O que significa toda essa conversa sobre lesão e dor não ter uma relação e como a dor
está no cérebro?
Costumávamos acreditar (algumas pessoas ainda acreditam) que a dor e a lesão estão
altamente correlacionadas e utilizaríamos a medida da dor como um indicador de dano
ao tecido. Infelizmente, quando começamos a aprender mais sobre dor e lesão, fica claro
que a dor não é um indicador preciso nem de lesão e nem de dano. Para
entendermos melhor, temos que compreender um conceito muito importante:
Mas o que faz o cérebro pensar que isso é realmente ameaçador ou que estamos em
perigo, e então criar alguma dor?
Você está me dizendo que se eu cortar minha mão, não sentirei dor?
Muitas pessoas que são resistentes a aceitar este conceito podem estar somente
considerando exemplos nos quais elas tiveram uma lesão e então sentiram dor. A=B.

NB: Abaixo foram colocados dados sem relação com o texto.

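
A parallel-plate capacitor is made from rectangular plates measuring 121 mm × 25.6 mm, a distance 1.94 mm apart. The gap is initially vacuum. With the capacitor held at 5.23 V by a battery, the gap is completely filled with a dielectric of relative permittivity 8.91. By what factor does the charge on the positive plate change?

8.91

Battery connected ⇒ V is held fixed.
C₂ = 8.91 C₁ and Q = CV, so Q₂/Q₁ = C₂/C₁ = 8.91.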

Infelizmente, essa relação não é tão clara como podemos pensar. Podemos estar
subconscientemente ignorando as incontáveis vezes em que tivemos uma lesão e não
sentimos nenhuma dor (ou uma dor não proporcional à extensão da lesão). Já
experimentamos uma boa quantidade de contusões e cortes, com pouca pista sobre
como ou quando aconteceu.
Esqueça as pequenas contusões e cortes. É bem conhecido o fato de que 40% das
pessoas atendidas em salas de emergência com ferimentos horríveis não sentem
nenhuma dor ou pouca dor, mesmo depois de longos atrasos no atendimento (1). E veja
você, essas pessoas estão alertas, racionais e coerentes (‘não estão em estado de choque’
como a maioria das pessoas tendem a acreditar). Se um pé-de-cabra atravessado no
pescoço ou um braço amputado não resulta em dor, por que acharíamos que a lesão é
um indicador preciso de dor?
Então como essas lesões horríveis podem resultar em NENHUMA dor? Como vimos,
nociceptores enviam sinais de perigo, e finalmente cabe ao cérebro produzir uma
resposta. Na maioria das vezes essas lesões horríveis aconteceram em um contexto no
qual a sobrevivência da pessoa estava em jogo, o que é muito mais ameaçador do que a
lesão (por exemplo: foco na lesão ou mantenha a vida).
E quando o tempo passa e o cérebro conclui que você está fora de perigo, ele então foca
de volta no braço amputado. Não posso trabalhar, não posso levantar meus filhos, eu sei
e já vi a luta dos amputados, posso ver o sangue no curativo: todas essas crenças,
atitudes e pistas sensoriais estão só aumentando o nível do medo ou da ameaça da lesão
no cérebro, o que resulta na dor.
E veja, essas coisas estão acontecendo em uma fração de segundo e estão fora do nosso
controle consciente.
Fantasmas são reais?
Se o cérebro envia uma resposta de dor e a nocicepção é apenas uma das entradas,
podemos sentir dor sem nocicepção?
Sim.
Um exemplo clássico é a dor do membro fantasma, que nos deixa perplexos há anos. Na
dor do membro fantasma, esqueça dano e nocicepção; as pessoas não têm mais uma
parte do corpo, e ainda assim sentem dor (na parte do corpo que está faltando). A dor do
membro fantasma é um exemplo excepcional de como a dor ocorre na ausência de
nocicepção. Nós também percebemos muitos exemplos a nossa volta nos quais pessoas
experimentam dor sem nenhum dano ou lesão.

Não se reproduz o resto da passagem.